Finitely many elliptic curves isogenous to a given one (over number fields) Let $K$ be a number field and $E/K$ be an elliptic curve (or an abelian variety).
Is there an "easy" proof that there are only finitely many isomorphism classes of elliptic curves $E' / K$ that are isogenous to $E$ over $K$? At least when $K = \Bbb Q$, it follows from works of Mazur and Kenku, but there is probably easier arguments (available over number fields).
It should essentially amount to showing that $E(\overline K)$ has only finitely many Galois-invariant finite subgroups (e.g. finite subgroups of $E(K)$ are in finite number since $E(K)$ is finitely generated).

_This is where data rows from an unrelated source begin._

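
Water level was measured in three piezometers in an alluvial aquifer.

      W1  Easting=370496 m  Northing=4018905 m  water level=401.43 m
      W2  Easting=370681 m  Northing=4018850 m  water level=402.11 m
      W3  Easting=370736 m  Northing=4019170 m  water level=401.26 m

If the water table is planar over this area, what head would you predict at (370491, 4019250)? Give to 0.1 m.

Taking W1 as reference: W2−W1 = (185, -55, +0.68); W3−W1 = (240, 265, -0.17).
Determinant of the coordinate differences = 185·265 − 240·(-55) = 62225.
∂h/∂x = [(+0.68)·265 − (-0.17)·(-55)] / 62225 = +0.002746
∂h/∂y = [185·(-0.17) − 240·(+0.68)] / 62225 = -0.003128
h(370491, 4019250) = 401.43 + (+0.002746)·(-5) + (-0.003128)·(345) = 401.43 -0.014 -1.079 = 400.337 m.

400.3 m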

 A: Let $E$ be a non-CM elliptic curve over a number field $K$. We know (by Serre) that the Galois action on the full Tate module is surjective up to finite index. Now, assume that $E$ has a cyclic $N$-isogeny defined over $K$: then it means that the image of the Galois action is (up to conjugation) contained in a subgroup of the form $\Gamma_0(N)=\{M \in GL_2(\hat{\mathbb{Z}}),\, N|[M]_{2,1}\}$. But $[GL_2(\hat{\mathbb{Z}}):\Gamma_0(N)] \rightarrow \infty$ as $N$ goes to infinity, so that $N$ is bounded.
But for every fixed degree, it’s obvious that there only are a finite number of isogenies starting from $E$ at this degree.

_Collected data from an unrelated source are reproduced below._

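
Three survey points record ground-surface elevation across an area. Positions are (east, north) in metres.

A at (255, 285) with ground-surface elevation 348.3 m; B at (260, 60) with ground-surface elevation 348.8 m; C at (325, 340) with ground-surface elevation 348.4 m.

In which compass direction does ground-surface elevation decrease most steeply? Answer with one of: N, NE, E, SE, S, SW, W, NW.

Three-point gradient (reference A): Δ to B = (5, -225, +0.5), Δ to C = (70, 55, +0.1).
∂z/∂x = +0.003120, ∂z/∂y = -0.002153 (det = 16025).
Steepest decrease is along −∇f = (-0.003120 E, +0.002153 N) → northwest.

NW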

A: Regarding Mindlack's answer, I'll point out that Serre's proof (if I remember correctly) uses the fact that there are only finitely many $K$-isomorphism classes of elliptic curves with good reduction outside of a given finite set of primes $S$, i.e., Shafarevich's theorem for elliptic curves, which was extended to abelian varieties by Faltings. And the fact about isogenies is also an immediate consequence of this fact, since $K$-isogenous curves have the same set of primes of bad reduction. The most direct way to prove the fact about primes of good reduction outside $S$ is to first expand $S$ so that the ring of $S$-integers is a PID and so that $S$ includes all primes over 2 and 3. Then every curve $E/K$ with good reduction outside $S$ has a model $y^2=x^3+Ax+B$ with $A,B\in R_S$ and with $4A^3+27B^2\in R_S^*$. Now using the fact that $R_S^*/{R_S^*}^6$ is finite, we end up needing to show that for a given $c\in R_S^*$, the equation $u^3+v^2=c$ has only finitely many solutions $u,v\in R_S$.  So now we're reduced to the fact that an elliptic curve has only finitely many $R_S$-integral points. This is the generalized version of Siegel's theorem due (I think) to Mahler. It's proof depends on something like the Thue-Siegel-Roth theorem on diophantine approximation, although one doesn't need the full strength of Roth's result. However, one does need a result that I would classify as a deep theorem.